Leave No Trace was started in the 1960s by the U.S. Forest Service. Back then, it was simply known as the “No-Trace” program. Over time, it evolved and began incorporating partnerships with organizations like the National Park Service, the Bureau of Land Management and the National Outdoor Leadership School (NOLS). LNT educates thousands on how to enjoy the outdoors, while minimizing their impact on the environment through 7 core principles: Plan Ahead and Prepare, Travel and Camp on Durable Surfaces, Dispose of Waste Properly, Leave What You Find, Minimize Campfire Impacts, Respect Wildlife, and Be Considerate of Other Visitors. The ideas are passed on to us through educational programs, funded by Leave No Trace and in partnership with strategic outdoors sponsors.

“Leave No Trace is all about education. Its founders realized that simple rules and regulations were not going to change behavior, that education was the key.” That’s Dave Winter, strategic partnerships and outreach manager at LNT. Currently, LNT is focusing on educating users of front-country areas specifically (front-country meaning areas accessible by cars and short day hikes).

LNT’s ethics are symbolic of the utopian outdoors that all of us would like to be a part of.
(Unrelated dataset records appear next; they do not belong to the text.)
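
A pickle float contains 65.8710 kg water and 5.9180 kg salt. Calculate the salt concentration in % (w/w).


Formula: Conc = salt / (water + salt) * 100
Substituting: Conc = 5.9180 / (65.8710 + 5.9180) * 100
Result: 8.2436 %


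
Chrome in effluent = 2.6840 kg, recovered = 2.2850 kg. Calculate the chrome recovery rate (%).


Formula: Recovery = recovered / input * 100
Substituting: Recovery = 2.2850 / 2.6840 * 100
Result: 85.1341 %


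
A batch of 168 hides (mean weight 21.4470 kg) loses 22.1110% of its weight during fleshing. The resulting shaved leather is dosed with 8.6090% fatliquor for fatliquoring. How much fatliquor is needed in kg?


Total_raw = N * avg_wt = 168 * 21.4470 = 3603.0960 kg
Substrate = Total_raw * (1 - loss/100) = 3603.0960 * (1 - 22.1110/100) = 2806.4154 kg
Fat = Substrate * pct / 100 = 2806.4154 * 8.6090 / 100 = 241.6043 kg


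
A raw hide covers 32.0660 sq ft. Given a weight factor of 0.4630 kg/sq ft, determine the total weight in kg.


Formula: Weight = area * weight_per_sqft
Substituting: Weight = 32.0660 * 0.4630
Result: 14.8466 kg


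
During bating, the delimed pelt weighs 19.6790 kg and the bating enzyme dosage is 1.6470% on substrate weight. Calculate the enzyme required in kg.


Formula: Enzyme = substrate * pct / 100
Substituting: Enzyme = 19.6790 * 1.6470 / 100
Result: 0.3241 kg


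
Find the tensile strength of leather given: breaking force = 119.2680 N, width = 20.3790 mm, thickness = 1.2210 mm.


Formula: TS = force / (width * thickness)
Substituting: TS = 119.2680 / (20.3790 * 1.2210)
Result: 4.7932 N/mm^2


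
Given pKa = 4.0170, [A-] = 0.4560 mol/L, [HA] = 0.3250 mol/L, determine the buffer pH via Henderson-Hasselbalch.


ratio = [A-] / [HA] = 0.4560 / 0.3250 = 1.4031
log10(ratio) = 0.1471
pH = pKa + log10(ratio) = 4.0170 + 0.1471 = 4.1641


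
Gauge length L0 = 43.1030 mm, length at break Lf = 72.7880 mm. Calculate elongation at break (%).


Formula: Elongation = (Lf - L0) / L0 * 100
Substituting: Elongation = (72.7880 - 43.1030) / 43.1030 * 100
Result: 68.8699 %


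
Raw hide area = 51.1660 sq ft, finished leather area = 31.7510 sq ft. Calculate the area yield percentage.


Formula: Yield = finished / raw * 100
Substituting: Yield = 31.7510 / 51.1660 * 100
Result: 62.0549 %


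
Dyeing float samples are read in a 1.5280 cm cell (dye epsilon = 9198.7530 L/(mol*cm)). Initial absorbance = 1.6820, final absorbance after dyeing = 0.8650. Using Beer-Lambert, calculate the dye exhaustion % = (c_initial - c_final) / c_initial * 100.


c_initial = A_i / (epsilon * l) = 1.6820 / (9198.7530 * 1.5280) = 1.1967e-04 mol/L
c_final = A_f / (epsilon * l) = 0.8650 / (9198.7530 * 1.5280) = 6.1541e-05 mol/L
Exhaustion = (c_initial - c_final) / c_initial * 100 = (1.1967e-04 - 6.1541e-05) / 1.1967e-04 * 100 = 48.5731 %


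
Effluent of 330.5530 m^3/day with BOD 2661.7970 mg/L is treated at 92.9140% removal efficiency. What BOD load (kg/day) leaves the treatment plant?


Load_in = volume * conc / 1000 = 330.5530 * 2661.7970 / 1000 = 879.8650 kg/day
Removed = Load_in * eff / 100 = 879.8650 * 92.9140 / 100 = 817.5178 kg/day
Load_out = Load_in - Removed = 879.8650 - 817.5178 = 62.3472 kg/day


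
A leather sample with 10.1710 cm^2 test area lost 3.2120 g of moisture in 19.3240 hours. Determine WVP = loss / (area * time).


Formula: WVP = loss / (area * time)
Substituting: WVP = 3.2120 / (10.1710 * 19.3240)
Result: 0.0163424 g/(cm^2*hr)


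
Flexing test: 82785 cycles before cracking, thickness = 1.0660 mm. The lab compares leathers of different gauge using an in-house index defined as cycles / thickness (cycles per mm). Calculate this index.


Formula: Index = cycles / thickness
Substituting: Index = 82785 / 1.0660
Result: 77659.4747 cycles/mm


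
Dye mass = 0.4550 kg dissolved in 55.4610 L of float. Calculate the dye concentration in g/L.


Formula: Conc = dye_mass(kg) / volume(L) * 1000
Substituting: Conc = 0.4550 / 55.4610 * 1000
Result: 8.2040 g/L


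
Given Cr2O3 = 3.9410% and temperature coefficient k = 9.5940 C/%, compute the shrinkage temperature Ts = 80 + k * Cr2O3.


Formula: Ts = 80 + k * Cr2O3
Substituting: Ts = 80 + 9.5940 * 3.9410
Result: 117.8100 C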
Unfortunately, when you really start to think about, LNT starts to fall short. Think about it; they propose that recreational users should literally leave no trace. At its best, with 100% participation, the result is an environment which is exactly as it is today, never getting worse, but also never getting better. But everyone knows that absolute participation is completely unrealistic, so at its plausible best, LNT can only retard the rate of environmental degradation.

It postpones the inevitable. LNT’s program needs a boost, it needs an 8th principle. The solution starts with LNT’s 7 core principles, but we can do better. We need a symbolic 8th core principle: Practice Proactive Responsibility.

“That’s a focus for us moving forward,” said Winters. If you’re going to promote something, you might as well promote pro-active behavior. True stewards of the environment should not only take responsibility for their own actions, but also curb the impacts of their fellow hikers, campers, bikers, kayakers, picnickers and so on.

And just when you think that LNT isn’t cutting it, you realize they are. LNT estimates “over 85% who have been taught Leave No Trace principles are likely to practice what they’ve learned. Once they learn it, it’s in their conscience.” It turns outdoor enthusiasts into proactive stewards of the environment.

While Leave No Trace’s principles do not specifically address taking care of the shortfalls of others, such responsible behavior is certainly implied; we just need to get more aggressive with the implementation.